# Length of a Contract



## Muscles And Brains (21 Apr 2013)

Hi, Currently I'm a reservists with the 34th Signals Reg based in Montreal. I want to join the Military Police after I finish Police Technology at John Abbott College. Does anyone know the general length of a contract? If it changes anything, upon graduation I will have 5 years in the forces and according to most Master Corporal in my reg, they got their ranks in 4 years.


----------



## Eye In The Sky (21 Apr 2013)

Your first contract (Terms of Service) would likely be a Variable Initial Engagement (VIE) of 4 or 5 years.


----------



## MikeL (21 Apr 2013)

Are you planning on enrolling through ROTP(seeing as you posted in the RMC, CMR, ROTP forum)

_*If*_ you become a MCpl in 4-5 years(you may only be a Cpl in that time), and if you do OT/CT to Reg Force MP(NCM) you will become a Cpl. If you completed PLQ in the Reserves it will be one less course to take in the Reg Force.  Also, being a Reservist with X amount of years does not change the VIE length. 

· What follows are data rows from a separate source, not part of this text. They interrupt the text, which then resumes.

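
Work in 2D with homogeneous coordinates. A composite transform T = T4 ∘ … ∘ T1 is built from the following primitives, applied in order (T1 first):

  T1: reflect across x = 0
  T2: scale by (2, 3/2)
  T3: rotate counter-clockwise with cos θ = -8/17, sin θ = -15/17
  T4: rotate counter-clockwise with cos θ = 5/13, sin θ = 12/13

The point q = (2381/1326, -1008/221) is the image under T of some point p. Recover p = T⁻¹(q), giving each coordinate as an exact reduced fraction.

T1 = [-1 0 0; 0 1 0; 0 0 1]
T2·T1 = [-2 0 0; 0 3/2 0; 0 0 1]
T3·…·T1 = [16/17 45/34 0; 30/17 -12/17 0; 0 0 1]
T4·…·T1 = [-280/221 513/442 0; 342/221 210/221 0; 0 0 1]
det M = -3; M⁻¹ = [-70/221 171/442 0; 114/221 280/663 0; 0 0 1]
M⁻¹ · (2381/1326, -1008/221)ᵀ = (-7/3, -1)ᵀ

p = (-7/3, -1)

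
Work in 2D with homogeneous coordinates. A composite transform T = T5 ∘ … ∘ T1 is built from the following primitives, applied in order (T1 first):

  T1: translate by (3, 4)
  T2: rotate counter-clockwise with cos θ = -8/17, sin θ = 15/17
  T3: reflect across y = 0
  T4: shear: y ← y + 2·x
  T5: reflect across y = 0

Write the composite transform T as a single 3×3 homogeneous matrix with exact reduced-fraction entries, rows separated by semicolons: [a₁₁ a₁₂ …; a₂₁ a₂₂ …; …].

T = [-8/17 -15/17 -84/17; 31/17 22/17 181/17; 0 0 1]

T1 = [1 0 3; 0 1 4; 0 0 1]
T2·T1 = [-8/17 -15/17 -84/17; 15/17 -8/17 13/17; 0 0 1]
T3·…·T1 = [-8/17 -15/17 -84/17; -15/17 8/17 -13/17; 0 0 1]
T4·…·T1 = [-8/17 -15/17 -84/17; -31/17 -22/17 -181/17; 0 0 1]
T5·…·T1 = [-8/17 -15/17 -84/17; 31/17 22/17 181/17; 0 0 1]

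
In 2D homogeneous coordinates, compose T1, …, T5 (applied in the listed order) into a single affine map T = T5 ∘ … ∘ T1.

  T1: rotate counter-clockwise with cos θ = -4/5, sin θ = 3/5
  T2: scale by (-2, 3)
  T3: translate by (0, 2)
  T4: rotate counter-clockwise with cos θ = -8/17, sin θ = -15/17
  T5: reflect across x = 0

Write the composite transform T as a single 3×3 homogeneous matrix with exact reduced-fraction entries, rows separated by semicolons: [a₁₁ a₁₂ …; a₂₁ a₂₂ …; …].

T1 = [-4/5 -3/5 0; 3/5 -4/5 0; 0 0 1]
T2·T1 = [8/5 6/5 0; 9/5 -12/5 0; 0 0 1]
T3·…·T1 = [8/5 6/5 0; 9/5 -12/5 2; 0 0 1]
T4·…·T1 = [71/85 -228/85 30/17; -192/85 6/85 -16/17; 0 0 1]
T5·…·T1 = [-71/85 228/85 -30/17; -192/85 6/85 -16/17; 0 0 1]

T = [-71/85 228/85 -30/17; -192/85 6/85 -16/17; 0 0 1]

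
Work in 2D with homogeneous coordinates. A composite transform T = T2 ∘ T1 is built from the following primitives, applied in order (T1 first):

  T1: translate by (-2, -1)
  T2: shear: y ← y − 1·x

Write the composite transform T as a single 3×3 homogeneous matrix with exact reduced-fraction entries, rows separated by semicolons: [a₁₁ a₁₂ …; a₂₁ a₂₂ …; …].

T1 = [1 0 -2; 0 1 -1; 0 0 1]
T2·T1 = [1 0 -2; -1 1 1; 0 0 1]

T = [1 0 -2; -1 1 1; 0 0 1]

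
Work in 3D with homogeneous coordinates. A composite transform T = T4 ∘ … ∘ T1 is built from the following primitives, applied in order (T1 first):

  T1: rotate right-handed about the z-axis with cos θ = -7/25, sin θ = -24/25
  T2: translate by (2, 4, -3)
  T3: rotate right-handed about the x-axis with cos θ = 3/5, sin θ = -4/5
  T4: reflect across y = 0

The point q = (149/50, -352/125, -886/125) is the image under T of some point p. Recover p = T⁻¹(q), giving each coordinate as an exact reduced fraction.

T1 = [-7/25 24/25 0 0; -24/25 -7/25 0 0; 0 0 1 0; 0 0 0 1]
T2·T1 = [-7/25 24/25 0 2; -24/25 -7/25 0 4; 0 0 1 -3; 0 0 0 1]
T3·…·T1 = [-7/25 24/25 0 2; -72/125 -21/125 4/5 0; 96/125 28/125 3/5 -5; 0 0 0 1]
T4·…·T1 = [-7/25 24/25 0 2; 72/125 21/125 -4/5 0; 96/125 28/125 3/5 -5; 0 0 0 1]
det M = -1; M⁻¹ = [-7/25 72/125 96/125 22/5; 24/25 21/125 28/125 -4/5; 0 -4/5 3/5 3; 0 0 0 1]
M⁻¹ · (149/50, -352/125, -886/125)ᵀ = (-7/2, 0, 1)ᵀ

p = (-7/2, 0, 1)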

Also, as you are a Private(Recruit)/Pte(R) you have not received your first hook - ref your avatar.


----------



## OYR_Pilot (21 Apr 2013)

Here is a link showing the VIE for each trade : http://army.ca/wiki/index.php/MOSID_and_MOC


----------



## Muscles And Brains (21 Apr 2013)

Thanks everyone for helping me out!


----------



## Eye In The Sky (21 Apr 2013)

That page hasn't been updated in a while.  The TOS Sequence has been updated in Nov 2012 and in Feb 2013, so...


----------



## DAA (22 Apr 2013)

Muscles And Brains said:
			
		

> Hi, Currently I'm a reservists with the 34th Signals Reg based in Montreal. I want to join the Military Police after I finish Police Technology at John Abbott College. Does anyone know the general length of a contract? If it changes anything, upon graduation I will have 5 years in the forces and according to most Master Corporal in my reg, they got their ranks in 4 years.



MP TOS Sequence on Enrolment/CT - VIE 5;  CE 5 and then IE 25


----------



## Muscles And Brains (22 Apr 2013)

Ok, please let me know what the abbreviations mean. I'm new to the Forces.


----------



## DAA (22 Apr 2013)

DAA said:
			
		

> MP TOS Sequence on Enrolment/CT - VIE 5;  CE 5 and then IE 25



VIE - Variable Initial Engagement 5 Year
CE - Continuing Engagement 5 Year
IE - Intermediate Engagement 25 Year

In that order.......


----------



## oscarmu272508823 (23 Apr 2013)

Buddy, I think you posted on the wrong place. 

Here is only for ROTP ,CMR, RMC.


----------